Collection info Bonbonnièrre


English enamels

Bonbonnièrres are small decorative boxes containing ‘bonbons’ or sweets. Hence the derivation of the term ‘bonbonnièrre’ from the French word ‘bonbon’. Everyone had bad breath in the Eighteenth Century so these beautiful little boxes were not only celebrated gifts but like most enamel boxes of the era, they also contained very useful necessities of everyday life – sugar coated seeds and nuts that were sucked to disguise the unfortunate smell of halitosis!

Amongst wealthy aristocratic circles these small boxes of sweets – each holding only a few confections were given to celebrate birthdays, christenings and marriages. The earliest sweets would have been dry and rather had confections known as ‘confits’ (sugared nuts, cloves and seeds) and diamond from sugar ‘lozenges’. In the Seventeenth and Eighteenth Centuries, sugar was quite costly – only available via shipment from the Caribbean Islands’ sugar plantations. So too were their containers – sometimes made of gold, precious stones, crystals or porcelain. Even owning a bonbonnièrre indicated a person as someone of wealth and status. Gifting a bonbonnièrre not only provided a thoughtful memento of a special occasion, but it also significantly served as a reminder of the giver’s own social status.

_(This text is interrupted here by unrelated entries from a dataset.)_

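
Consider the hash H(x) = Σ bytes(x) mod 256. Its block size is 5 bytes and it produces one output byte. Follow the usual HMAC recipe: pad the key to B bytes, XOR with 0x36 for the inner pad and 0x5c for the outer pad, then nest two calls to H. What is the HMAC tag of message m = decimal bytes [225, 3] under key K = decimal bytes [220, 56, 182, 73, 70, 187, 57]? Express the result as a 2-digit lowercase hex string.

b8

Key decimal bytes [220, 56, 182, 73, 70, 187, 57] = dc 38 b6 49 46 bb 39 is 7 bytes > B = 5, so hash it first: H(key) = 4d, then zero-pad to 5 bytes: K' = 4d 00 00 00 00.
K' ⊕ ipad = 7b 36 36 36 36.  K' ⊕ opad = 11 5c 5c 5c 5c.
Inner input = (K'⊕ipad) ∥ m = 7b 36 36 36 36 ∥ e1 03.
Inner hash: sum = 123+54+54+54+54+225+3 = 567; mod 256 = 55 → 37.
Outer input = (K'⊕opad) ∥ inner = 11 5c 5c 5c 5c ∥ 37.
Outer hash (tag): sum = 17+92+92+92+92+55 = 440; mod 256 = 184 → b8.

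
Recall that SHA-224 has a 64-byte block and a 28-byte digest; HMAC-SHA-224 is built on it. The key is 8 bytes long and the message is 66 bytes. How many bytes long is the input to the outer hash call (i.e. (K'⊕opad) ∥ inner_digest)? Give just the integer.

92

Key is 8 ≤ 64 bytes, zero-padded: |K'| = 64.
Outer input = (K'⊕opad) ∥ H(inner) → 64 + 28 = 92 bytes.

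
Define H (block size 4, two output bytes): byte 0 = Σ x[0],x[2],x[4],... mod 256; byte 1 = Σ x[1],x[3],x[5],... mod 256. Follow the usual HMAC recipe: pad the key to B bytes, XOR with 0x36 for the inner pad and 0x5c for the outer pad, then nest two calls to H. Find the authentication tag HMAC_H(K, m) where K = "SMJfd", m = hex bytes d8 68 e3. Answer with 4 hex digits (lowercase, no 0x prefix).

Key "SMJfd" = 53 4d 4a 66 64 is 5 bytes > B = 4, so hash it first: H(key) = 01 b3, then zero-pad to 4 bytes: K' = 01 b3 00 00.
K' ⊕ ipad = 37 85 36 36.  K' ⊕ opad = 5d ef 5c 5c.
Inner input = (K'⊕ipad) ∥ m = 37 85 36 36 ∥ d8 68 e3.
Inner hash: even-index sum = 552 mod 256 = 40; odd-index sum = 291 mod 256 = 35 → 28 23.
Outer input = (K'⊕opad) ∥ inner = 5d ef 5c 5c ∥ 28 23.
Outer hash (tag): even-index sum = 225 mod 256 = 225; odd-index sum = 366 mod 256 = 110 → e1 6e.

e16e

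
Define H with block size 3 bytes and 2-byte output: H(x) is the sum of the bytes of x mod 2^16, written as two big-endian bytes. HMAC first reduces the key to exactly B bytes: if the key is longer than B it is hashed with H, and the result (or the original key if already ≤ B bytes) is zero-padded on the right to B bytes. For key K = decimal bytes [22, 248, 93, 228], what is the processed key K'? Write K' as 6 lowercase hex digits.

|K| = 4 > B = 3, so first hash the key.
H(K): sum = 22+248+93+228 = 591 → 02 4f.
Zero-pad H(K) = 02 4f to 3 bytes: K' = 02 4f 00.

024f00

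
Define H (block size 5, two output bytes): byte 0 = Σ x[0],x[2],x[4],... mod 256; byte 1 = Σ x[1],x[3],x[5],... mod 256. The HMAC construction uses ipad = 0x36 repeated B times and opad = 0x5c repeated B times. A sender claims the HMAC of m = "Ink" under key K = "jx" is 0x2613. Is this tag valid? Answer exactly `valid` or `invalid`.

Key "jx" = 6a 78 is 2 bytes ≤ B = 5; zero-pad to 5 bytes: K' = 6a 78 00 00 00.
K' ⊕ ipad = 5c 4e 36 36 36; K' ⊕ opad = 36 24 5c 5c 5c.
Inner hash: even-index sum = 310 mod 256 = 54; odd-index sum = 312 mod 256 = 56 → 36 38.
Outer hash (recomputed tag): even-index sum = 294 mod 256 = 38; odd-index sum = 182 mod 256 = 182 → 26 b6.
Recomputed tag = 26b6; claimed = 2613 → mismatch.

invalid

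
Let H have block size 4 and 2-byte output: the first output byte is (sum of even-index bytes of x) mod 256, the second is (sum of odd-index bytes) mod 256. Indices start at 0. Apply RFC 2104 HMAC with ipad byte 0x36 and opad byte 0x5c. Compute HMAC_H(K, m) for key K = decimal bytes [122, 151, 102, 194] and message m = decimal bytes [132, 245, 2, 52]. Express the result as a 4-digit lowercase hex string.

Key decimal bytes [122, 151, 102, 194] = 7a 97 66 c2 is exactly B = 4 bytes: K' = 7a 97 66 c2.
K' ⊕ ipad = 4c a1 50 f4.  K' ⊕ opad = 26 cb 3a 9e.
Inner input = (K'⊕ipad) ∥ m = 4c a1 50 f4 ∥ 84 f5 02 34.
Inner hash: even-index sum = 290 mod 256 = 34; odd-index sum = 702 mod 256 = 190 → 22 be.
Outer input = (K'⊕opad) ∥ inner = 26 cb 3a 9e ∥ 22 be.
Outer hash (tag): even-index sum = 130 mod 256 = 130; odd-index sum = 551 mod 256 = 39 → 82 27.

8227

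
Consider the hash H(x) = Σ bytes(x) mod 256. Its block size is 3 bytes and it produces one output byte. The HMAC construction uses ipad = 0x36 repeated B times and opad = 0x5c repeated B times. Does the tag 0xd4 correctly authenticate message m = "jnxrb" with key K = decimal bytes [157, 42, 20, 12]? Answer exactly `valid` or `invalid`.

valid

Key decimal bytes [157, 42, 20, 12] = 9d 2a 14 0c is 4 bytes > B = 3, so hash it first: H(key) = e7, then zero-pad to 3 bytes: K' = e7 00 00.
K' ⊕ ipad = d1 36 36; K' ⊕ opad = bb 5c 5c.
Inner hash: sum = 209+54+54+106+110+120+114+98 = 865; mod 256 = 97 → 61.
Outer hash (recomputed tag): sum = 187+92+92+97 = 468; mod 256 = 212 → d4.
Recomputed tag = d4; claimed = d4 → match.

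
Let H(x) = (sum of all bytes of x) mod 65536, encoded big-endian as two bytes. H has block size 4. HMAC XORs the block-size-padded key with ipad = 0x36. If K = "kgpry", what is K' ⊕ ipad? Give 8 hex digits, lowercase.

Key "kgpry" = 6b 67 70 72 79 is 5 bytes > B = 4, so hash it first: H(key) = 02 2d, then zero-pad to 4 bytes: K' = 02 2d 00 00.
XOR each byte with 0x36: 02⊕36=34, 2d⊕36=1b, 00⊕36=36, 00⊕36=36.

341b3636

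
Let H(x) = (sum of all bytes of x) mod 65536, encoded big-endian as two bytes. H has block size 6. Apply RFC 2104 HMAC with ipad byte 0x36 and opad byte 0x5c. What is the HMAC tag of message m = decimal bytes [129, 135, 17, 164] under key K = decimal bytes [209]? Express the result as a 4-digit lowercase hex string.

030e

Key decimal bytes [209] = d1 is 1 byte ≤ B = 6; zero-pad to 6 bytes: K' = d1 00 00 00 00 00.
K' ⊕ ipad = e7 36 36 36 36 36.  K' ⊕ opad = 8d 5c 5c 5c 5c 5c.
Inner input = (K'⊕ipad) ∥ m = e7 36 36 36 36 36 ∥ 81 87 11 a4.
Inner hash: sum = 231+54+54+54+54+54+129+135+17+164 = 946 → 03 b2.
Outer input = (K'⊕opad) ∥ inner = 8d 5c 5c 5c 5c 5c ∥ 03 b2.
Outer hash (tag): sum = 141+92+92+92+92+92+3+178 = 782 → 03 0e.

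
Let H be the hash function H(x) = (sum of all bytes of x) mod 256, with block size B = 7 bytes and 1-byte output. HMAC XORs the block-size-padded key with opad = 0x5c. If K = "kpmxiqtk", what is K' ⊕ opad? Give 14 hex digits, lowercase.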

First popularised in France, bonbonnièrres were later introduced to Scotland and England in the Eighteenth Century as the local expertise and flair for enamelling took off. It Italy, they were traditionally given as wedding gifts, each enclosing five sugared almonds, representing fertility, health, wealth, happiness and longevity, as well as the bittersweet life of a married couple.

Generally made in enamel on metal, in porcelain with metal mounts and some exquisite and very expensive examples in gold. A few were also made in glass but these are even rarer to come by due to their fragility.

Decorative concepts tend to be quite whimsical and intricate. Some are set with small portraits or landscapes and precious stones – particularly the gold examples. The English were particularly good at fashioning whimsical animal forms in enamel on copper.